Stolen guns end up in the wrong hands, which can lead to unintended shootings or more criminal activities.

“Gun thefts are highly concerning for law enforcement,” Medina said. “In most cases, stolen firearms are not recovered until they’re associated with another criminal act.”

The link between stolen guns and more serious crimes was shown in Rapid City eight years ago, when three guns stolen from a Rapid City business were recovered in Colorado from suspects involved in serious crimes.

One of the stolen guns was taken from a suspect killed in an officer-involved shooting, after the suspect was involved in a carjacking and high-speed chase in Aurora, Colorado. The other two were recovered after a murder suspect was arrested following a standoff in a Lakewood, Colorado, motel.

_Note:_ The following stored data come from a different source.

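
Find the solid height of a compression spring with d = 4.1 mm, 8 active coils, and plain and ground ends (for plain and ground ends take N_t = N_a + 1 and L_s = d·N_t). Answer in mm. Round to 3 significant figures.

36.9 mm

plain and ground ends: N_t = N_a + 1 = 8 + 1 = 9
L_s = d·N_t = 4.1 × 9 = 36.9 mm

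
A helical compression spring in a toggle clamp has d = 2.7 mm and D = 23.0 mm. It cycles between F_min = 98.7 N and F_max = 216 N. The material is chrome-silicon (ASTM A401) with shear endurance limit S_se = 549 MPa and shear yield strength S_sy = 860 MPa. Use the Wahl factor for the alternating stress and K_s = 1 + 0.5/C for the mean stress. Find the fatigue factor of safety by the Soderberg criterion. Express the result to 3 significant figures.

1.05

C = D/d = 23.0/2.7 = 8.5185; K_W = (4C−1)/(4C−4)+0.615/C = 1.1719; K_s = 1+0.5/C = 1.0587
F_a = (F_max−F_min)/2 = 58.65 N; F_m = (F_max+F_min)/2 = 157.35 N
τ_a = K_W·8F_aD/(πd³) = 1.1719 × 174.52 = 204.53 MPa
τ_m = K_s·8F_mD/(πd³) = 1.0587 × 468.21 = 495.69 MPa
Soderberg: 1/n_f = τ_a/S_se + τ_m/S_sy = 204.53/549 + 495.69/860 = 0.37255 + 0.57639 = 0.94894
n_f = 1/0.94894 = 1.054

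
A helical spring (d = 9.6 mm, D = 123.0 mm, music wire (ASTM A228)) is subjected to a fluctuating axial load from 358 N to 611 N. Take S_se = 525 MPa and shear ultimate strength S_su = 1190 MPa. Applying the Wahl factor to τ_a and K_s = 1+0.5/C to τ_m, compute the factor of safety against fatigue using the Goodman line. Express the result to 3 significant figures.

C = D/d = 123.0/9.6 = 12.8125; K_W = (4C−1)/(4C−4)+0.615/C = 1.1115; K_s = 1+0.5/C = 1.0390
F_a = (F_max−F_min)/2 = 126.5 N; F_m = (F_max+F_min)/2 = 484.5 N
τ_a = K_W·8F_aD/(πd³) = 1.1115 × 44.784 = 49.777 MPa
τ_m = K_s·8F_mD/(πd³) = 1.0390 × 171.52 = 178.22 MPa
Goodman: 1/n_f = τ_a/S_se + τ_m/S_su = 49.777/525 + 178.22/1190 = 0.09481 + 0.14976 = 0.24458
n_f = 1/0.24458 = 4.089

4.09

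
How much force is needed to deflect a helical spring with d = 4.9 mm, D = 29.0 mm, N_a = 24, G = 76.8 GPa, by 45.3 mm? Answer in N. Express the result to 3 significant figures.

k = Gd⁴/(8D³N_a) = (76.8×10³)(4.9⁴)/(8·29.0³·24) = 9.4548 N/mm
F = k·δ = 9.4548 × 45.3 = 428.3 N

428 N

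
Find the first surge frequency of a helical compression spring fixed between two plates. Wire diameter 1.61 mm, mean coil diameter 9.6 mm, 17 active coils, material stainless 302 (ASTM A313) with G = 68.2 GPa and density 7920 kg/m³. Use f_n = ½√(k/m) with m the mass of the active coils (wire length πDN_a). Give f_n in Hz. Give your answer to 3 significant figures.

339 Hz

k = Gd⁴/(8D³N_a) = (68.2×10³)(1.61⁴)/(8·9.6³·17) = 3.8083 N/mm = 3808.3 N/m
Wire length L = πDN_a = π·9.6·17 = 512.71 mm
m = ρ·(πd²/4)·L = 7920 × 2.0358×10⁻⁶ m² × 0.51271 m = 0.0082668 kg
f_n = ½√(k/m) = 0.5·√(3808.3/0.0082668) = 0.5·√(4.6068e+05) = 339.37 Hz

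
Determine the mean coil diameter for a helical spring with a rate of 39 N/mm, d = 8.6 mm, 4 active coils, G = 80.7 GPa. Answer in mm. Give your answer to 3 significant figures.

70.7 mm

D = (Gd⁴/(8N_a·k))^(1/3) = (80.7×10³·8.6⁴/(8·4·39))^(1/3)
  = (353714)^(1/3) = 70.7214 mm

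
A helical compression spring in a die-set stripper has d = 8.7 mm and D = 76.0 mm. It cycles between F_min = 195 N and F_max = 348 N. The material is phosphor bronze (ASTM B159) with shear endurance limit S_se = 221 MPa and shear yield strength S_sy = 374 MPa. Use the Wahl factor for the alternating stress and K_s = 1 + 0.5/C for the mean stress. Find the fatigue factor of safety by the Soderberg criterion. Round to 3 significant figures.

2.90

C = D/d = 76.0/8.7 = 8.7356; K_W = (4C−1)/(4C−4)+0.615/C = 1.1674; K_s = 1+0.5/C = 1.0572
F_a = (F_max−F_min)/2 = 76.5 N; F_m = (F_max+F_min)/2 = 271.5 N
τ_a = K_W·8F_aD/(πd³) = 1.1674 × 22.483 = 26.246 MPa
τ_m = K_s·8F_mD/(πd³) = 1.0572 × 79.793 = 84.36 MPa
Soderberg: 1/n_f = τ_a/S_se + τ_m/S_sy = 26.246/221 + 84.36/374 = 0.11876 + 0.22556 = 0.34432
n_f = 1/0.34432 = 2.904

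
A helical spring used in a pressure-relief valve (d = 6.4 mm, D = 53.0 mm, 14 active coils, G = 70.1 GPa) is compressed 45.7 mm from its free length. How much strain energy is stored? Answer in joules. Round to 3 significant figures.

7.37 J

k = Gd⁴/(8D³N_a) = (70.1×10³)(6.4⁴)/(8·53.0³·14) = 7.0533 N/mm
U = ½kδ² = 0.5 × 7.0533 × 45.7² = 7365.4 N·mm = 7.3654 J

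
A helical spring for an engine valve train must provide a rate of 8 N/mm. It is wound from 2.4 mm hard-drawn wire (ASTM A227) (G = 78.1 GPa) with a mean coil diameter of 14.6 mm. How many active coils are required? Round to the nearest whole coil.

13

N_a = Gd⁴/(8D³k) = (78.1×10³ × 2.4⁴)/(8 × 14.6³ × 8)
    = 2.59117e+06 / 199177 = 13.01 → 13 coils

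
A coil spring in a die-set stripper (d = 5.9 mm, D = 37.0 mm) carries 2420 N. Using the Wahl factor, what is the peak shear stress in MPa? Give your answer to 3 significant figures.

Spring index C = D/d = 37.0/5.9 = 6.2712
K_W = (4C−1)/(4C−4) + 0.615/C = 24.085/21.085 + 0.0981 = 1.2404
τ₀ = 8FD/(πd³) = 8·2420·37.0/(π·5.9³) = 716320/645.22 = 1110.2 MPa
τ_max = K·τ₀ = 1.2404 × 1110.2 = 1377 MPa

1380 MPa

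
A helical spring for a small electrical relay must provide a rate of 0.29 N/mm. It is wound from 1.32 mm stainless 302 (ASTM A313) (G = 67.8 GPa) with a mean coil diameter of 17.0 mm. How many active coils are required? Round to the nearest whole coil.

N_a = Gd⁴/(8D³k) = (67.8×10³ × 1.32⁴)/(8 × 17.0³ × 0.29)
    = 205838 / 11398.2 = 18.06 → 18 coils

18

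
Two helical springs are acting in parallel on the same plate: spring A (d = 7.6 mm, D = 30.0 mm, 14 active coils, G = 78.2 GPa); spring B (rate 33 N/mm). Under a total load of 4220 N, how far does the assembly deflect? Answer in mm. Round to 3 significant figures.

35.4 mm

k_A = Gd⁴/(8D³N_a) = (78.2×10³)(7.6⁴)/(8·30.0³·14) = 86.274 N/mm
Parallel: k_eq = 86.274 + 33 = 119.27 N/mm
δ = F/k_eq = 4220/119.27 = 35.381 mm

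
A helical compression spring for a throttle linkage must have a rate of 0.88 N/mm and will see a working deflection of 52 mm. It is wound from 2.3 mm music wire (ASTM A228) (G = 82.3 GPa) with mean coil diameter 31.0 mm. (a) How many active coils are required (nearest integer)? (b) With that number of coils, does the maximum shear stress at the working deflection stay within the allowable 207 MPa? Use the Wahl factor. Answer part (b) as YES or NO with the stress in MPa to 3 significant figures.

N_a = Gd⁴/(8D³k) = (82.3×10³)(2.3⁴)/(8·31.0³·0.88) = 10.98 → N_a = 11
Actual rate k = Gd⁴/(8D³·11) = 0.8785 N/mm
Working load F = kδ = 0.8785·52 = 45.682 N
C = 31.0/2.3 = 13.4783; K_W = (4C−1)/(4C−4)+0.615/C = 1.1057
τ_max = K_W·8FD/(πd³) = 1.1057·296.39 = 327.73 MPa
τ_max > 207 MPa → exceeds allowable

(a) 11 coils; (b) NO, τ_max = 328 MPa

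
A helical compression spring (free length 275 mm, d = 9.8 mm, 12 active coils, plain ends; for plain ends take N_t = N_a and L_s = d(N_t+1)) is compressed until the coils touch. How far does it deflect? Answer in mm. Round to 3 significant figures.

148 mm

N_t = 12; L_s = 9.8·13 = 127.4 mm
δ_solid = L₀ − L_s = 275 − 127.4 = 147.6 mm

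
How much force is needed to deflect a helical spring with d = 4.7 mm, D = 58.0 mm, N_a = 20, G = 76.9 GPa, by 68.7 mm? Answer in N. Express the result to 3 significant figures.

k = Gd⁴/(8D³N_a) = (76.9×10³)(4.7⁴)/(8·58.0³·20) = 1.202 N/mm
F = k·δ = 1.202 × 68.7 = 82.579 N

82.6 N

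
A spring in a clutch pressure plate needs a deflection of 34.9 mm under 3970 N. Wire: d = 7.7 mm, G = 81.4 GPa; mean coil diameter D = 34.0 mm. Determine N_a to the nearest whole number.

8

Required rate k = F/δ = 3970/34.9 = 113.75 N/mm
N_a = Gd⁴/(8D³k) = (81.4×10³ × 7.7⁴)/(8 × 34.0³ × 113.75)
    = 2.86146e+08 / 3.57678e+07 = 8 → 8 coils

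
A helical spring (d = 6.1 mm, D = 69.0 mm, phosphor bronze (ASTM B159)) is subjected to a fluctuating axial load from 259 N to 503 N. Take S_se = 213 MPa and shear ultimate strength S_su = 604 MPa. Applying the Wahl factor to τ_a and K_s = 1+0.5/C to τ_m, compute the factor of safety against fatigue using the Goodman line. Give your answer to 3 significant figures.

C = D/d = 69.0/6.1 = 11.3115; K_W = (4C−1)/(4C−4)+0.615/C = 1.1271; K_s = 1+0.5/C = 1.0442
F_a = (F_max−F_min)/2 = 122 N; F_m = (F_max+F_min)/2 = 381 N
τ_a = K_W·8F_aD/(πd³) = 1.1271 × 94.441 = 106.44 MPa
τ_m = K_s·8F_mD/(πd³) = 1.0442 × 294.93 = 307.97 MPa
Goodman: 1/n_f = τ_a/S_se + τ_m/S_su = 106.44/213 + 307.97/604 = 0.49974 + 0.50989 = 1.0096
n_f = 1/1.0096 = 0.9905

0.990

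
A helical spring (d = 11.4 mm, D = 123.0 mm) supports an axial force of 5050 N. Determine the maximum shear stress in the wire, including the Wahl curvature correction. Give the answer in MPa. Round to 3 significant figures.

1210 MPa

Spring index C = D/d = 123.0/11.4 = 10.7895
K_W = (4C−1)/(4C−4) + 0.615/C = 42.158/39.158 + 0.0570 = 1.1336
τ₀ = 8FD/(πd³) = 8·5050·123.0/(π·11.4³) = 4.9692e+06/4654.4 = 1067.6 MPa
τ_max = K·τ₀ = 1.1336 × 1067.6 = 1210.3 MPa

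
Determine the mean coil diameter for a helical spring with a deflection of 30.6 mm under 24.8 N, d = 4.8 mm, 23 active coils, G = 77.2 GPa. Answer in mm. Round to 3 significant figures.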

Wherever and however guns are stolen, they end up in the wrong hands with lethal potential.

RCPD uses public-information work to help reduce gun thefts from vehicles in the city. In 2022, 85 guns were reported stolen from unlocked vehicles. With the public-information campaign in 2023 that number dropped to 48 for the year and sits at 17 so far in 2024.

So public-information work can make a difference, whether it comes from professionals like those with the RCPD or volunteers like my wife and the millions of others like her across the nation. It can lead to more responsible gun storage, in homes and vehicles. It can prevent gun thefts or unauthorized use. It can save lives.

And that’s something we’d all rather imagine.